El cantante de Depeche Mode respondió a las preguntas que le dejaron
los lectores de 20minutos.es
Mañana sale a la venta su segundo trabajo en solitario, Hourglass.
¿A qué edad descubrió que lo suyo era la música?
Tendría 15 o 16 años. No pensaba en ser músico, pero cuando asistía
a algún concierto, sentía que era algo que yo podía hacer.
¿Piensa colaborar con Alan Wilder en el futuro?
No, no entra en mis planes. Pero me gusta lo que hace, su música.
¿En qué se diferencian sus canciones de las de Martin?
Las canciones de Martin tratan sobre lo que alguna otra persona le
ha hecho a él, mientras que los temas que yo escribo tratan más
sobre lo que yo me he hecho a mí mismo.
¿De qué película le habría gustado componer la banda sonora?

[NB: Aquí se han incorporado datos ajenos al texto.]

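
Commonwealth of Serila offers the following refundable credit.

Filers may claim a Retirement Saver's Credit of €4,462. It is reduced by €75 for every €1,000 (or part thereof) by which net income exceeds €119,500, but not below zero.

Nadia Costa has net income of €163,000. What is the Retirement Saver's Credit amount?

€1,162

Retirement Saver's Credit: income exceeds €119,500 by €43,500, which is 44 full-or-partial €1,000 increments; reduction = 44 × €75 = €3,300, leaving €1,162.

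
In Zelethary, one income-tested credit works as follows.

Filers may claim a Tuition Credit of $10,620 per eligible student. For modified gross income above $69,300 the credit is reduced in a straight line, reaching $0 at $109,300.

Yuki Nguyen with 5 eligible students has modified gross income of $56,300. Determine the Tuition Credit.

Tuition Credit: base = 5 × $10,620 = $53,100. $56,300 is at or below the $69,300 threshold, so the full $53,100 applies.

$53,100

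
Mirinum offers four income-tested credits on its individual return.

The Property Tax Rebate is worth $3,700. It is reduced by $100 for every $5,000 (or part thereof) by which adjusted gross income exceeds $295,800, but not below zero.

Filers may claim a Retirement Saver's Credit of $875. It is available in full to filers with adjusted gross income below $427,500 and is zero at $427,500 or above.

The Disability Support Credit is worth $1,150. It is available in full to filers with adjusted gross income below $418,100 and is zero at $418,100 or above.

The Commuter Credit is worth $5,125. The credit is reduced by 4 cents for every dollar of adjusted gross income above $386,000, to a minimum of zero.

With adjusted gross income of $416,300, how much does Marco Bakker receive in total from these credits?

Property Tax Rebate: income exceeds $295,800 by $120,500, which is 25 full-or-partial $5,000 increments; reduction = 25 × $100 = $2,500, leaving $1,200.
Retirement Saver's Credit: $416,300 is below the $427,500 cutoff, so the full $875 applies.
Disability Support Credit: $416,300 is below the $418,100 cutoff, so the full $1,150 applies.
Commuter Credit: 4% of the $30,300 excess over $386,000 is $1,212; credit = $5,125 − $1,212 = $3,913.
Total: $1,200 + $875 + $1,150 + $3,913 = $7,138.

$7,138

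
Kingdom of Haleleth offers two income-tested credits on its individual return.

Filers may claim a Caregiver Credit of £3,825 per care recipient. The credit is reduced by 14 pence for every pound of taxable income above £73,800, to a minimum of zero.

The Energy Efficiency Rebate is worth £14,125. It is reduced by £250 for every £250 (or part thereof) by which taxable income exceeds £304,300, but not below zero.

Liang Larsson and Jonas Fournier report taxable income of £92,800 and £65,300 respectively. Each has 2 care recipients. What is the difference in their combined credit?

Liang (£92,800): Caregiver Credit: base = 2 × £3,825 = £7,650. 14% of the £19,000 excess over £73,800 is £2,660; credit = £7,650 − £2,660 = £4,990. Energy Efficiency Rebate: £92,800 is at or below the £304,300 threshold, so the full £14,125 applies. total £4,990 + £14,125 = £19,115
Jonas (£65,300): Caregiver Credit: base = 2 × £3,825 = £7,650. £65,300 is at or below the £73,800 threshold, so the full £7,650 applies. Energy Efficiency Rebate: £65,300 is at or below the £304,300 threshold, so the full £14,125 applies. total £7,650 + £14,125 = £21,775
Difference: |£19,115 − £21,775| = £2,660.

£2,660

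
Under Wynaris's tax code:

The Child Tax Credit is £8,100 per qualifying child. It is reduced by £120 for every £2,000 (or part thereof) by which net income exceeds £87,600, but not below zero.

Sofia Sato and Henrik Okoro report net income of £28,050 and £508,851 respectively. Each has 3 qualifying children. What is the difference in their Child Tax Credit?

Sofia (£28,050): Child Tax Credit: base = 3 × £8,100 = £24,300. £28,050 is at or below the £87,600 threshold, so the full £24,300 applies.
Henrik (£508,851): Child Tax Credit: base = 3 × £8,100 = £24,300. income exceeds £87,600 by £421,251 → 211 increments × £120 = £25,320 ≥ base, so the credit is £0.
Difference: |£24,300 − £0| = £24,300.

£24,300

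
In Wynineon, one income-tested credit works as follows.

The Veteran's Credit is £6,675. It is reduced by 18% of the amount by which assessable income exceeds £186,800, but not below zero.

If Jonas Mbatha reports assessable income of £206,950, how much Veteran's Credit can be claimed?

Veteran's Credit: 18% of the £20,150 excess over £186,800 is £3,627; credit = £6,675 − £3,627 = £3,048.

£3,048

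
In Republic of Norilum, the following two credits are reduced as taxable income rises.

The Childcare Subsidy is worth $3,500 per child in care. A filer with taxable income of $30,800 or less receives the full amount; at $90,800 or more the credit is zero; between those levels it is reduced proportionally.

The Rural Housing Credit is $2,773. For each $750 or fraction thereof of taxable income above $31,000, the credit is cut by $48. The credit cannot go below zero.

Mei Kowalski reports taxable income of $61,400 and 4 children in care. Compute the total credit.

$7,665

Childcare Subsidy: base = 4 × $3,500 = $14,000. $61,400 is $30,600 into a $60,000 phase-out range, leaving 29,400/60,000 of the credit: $14,000 × 29,400/60,000 = $6,860.
Rural Housing Credit: income exceeds $31,000 by $30,400, which is 41 full-or-partial $750 increments; reduction = 41 × $48 = $1,968, leaving $805.
Total: $6,860 + $805 = $7,665.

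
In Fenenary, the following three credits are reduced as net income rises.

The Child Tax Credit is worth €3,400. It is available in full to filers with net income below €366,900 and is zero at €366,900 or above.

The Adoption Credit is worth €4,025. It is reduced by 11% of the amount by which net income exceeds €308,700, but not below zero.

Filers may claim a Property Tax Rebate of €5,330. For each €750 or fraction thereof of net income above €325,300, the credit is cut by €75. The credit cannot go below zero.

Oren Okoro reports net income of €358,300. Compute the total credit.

Child Tax Credit: €358,300 is below the €366,900 cutoff, so the full €3,400 applies.
Adoption Credit: 11% of the €49,600 excess over €308,700 is €5,456 ≥ base, so the credit is €0.
Property Tax Rebate: income exceeds €325,300 by €33,000, which is 44 full-or-partial €750 increments; reduction = 44 × €75 = €3,300, leaving €2,030.
Total: €3,400 + €0 + €2,030 = €5,430.

€5,430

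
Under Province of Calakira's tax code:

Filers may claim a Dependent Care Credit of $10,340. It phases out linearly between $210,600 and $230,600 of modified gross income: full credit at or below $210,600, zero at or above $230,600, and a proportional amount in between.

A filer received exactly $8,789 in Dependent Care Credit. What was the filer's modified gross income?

$213,600

$8,789 is 8,789/10,340 of the full $10,340, so 1,551/10,340 of the $20,000 range has been used: income = $210,600 + $20,000 × 1,551/10,340 = $213,600.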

Una de mis bandas sonoras favoritas es la de La Misión. Todavía me
hace llorar. Cuando publicamos Songs of Faith and Devotion escuchaba
ese disco todos los días, incluso mientras hacía las maletas durante
la gira... y siempre lloraba, pero también me levantaba el ánimo.
¿Piensa hacer una gira con este disco?
Por ahora no lo tengo planeado, pero veremos qué pasa con el disco.
Se hará si a la gente le interesa.
¿Que graben discos en solitario perjudica la relación entre los
Depeche Mode?
Para mí, al menos, es un estímulo. Además, en el último álbum de
Depeche Mode, Playing the Angel, nos dimos cuenta de que podíamos
compartir ideas y tanto Martin como yo colaboramos con algunas
canciones. Creo que fue saludable desafiar el concepto de Depeche
Mode y alimentar nuestro trabajo como grupo. Llevamos muchos años
trabajando juntos, y debemos cambiar, asumir riesgos.
¿Qué opina de las descargas de música por Internet?
Si seguimos descargándonos música, el negocio habrá desaparecido
dentro de diez años. Cuando alguien escribe un libro, hace una
película o pinta un cuadro, debe poder ganarse la vida con ello, es
arte. Un artista tiene el mismo derecho a ganarse la vida con lo que
hace que alguien que trabaja de nueve a cinco. Nadie entraría en una
tienda de discos para coger un centenar de álbumes y marcharse, ¡le
detendrían! Yo, desde luego, no lo haría y no quiero que mis hijos
lo hagan; quiero que se den cuenta de que es el trabajo de alguien.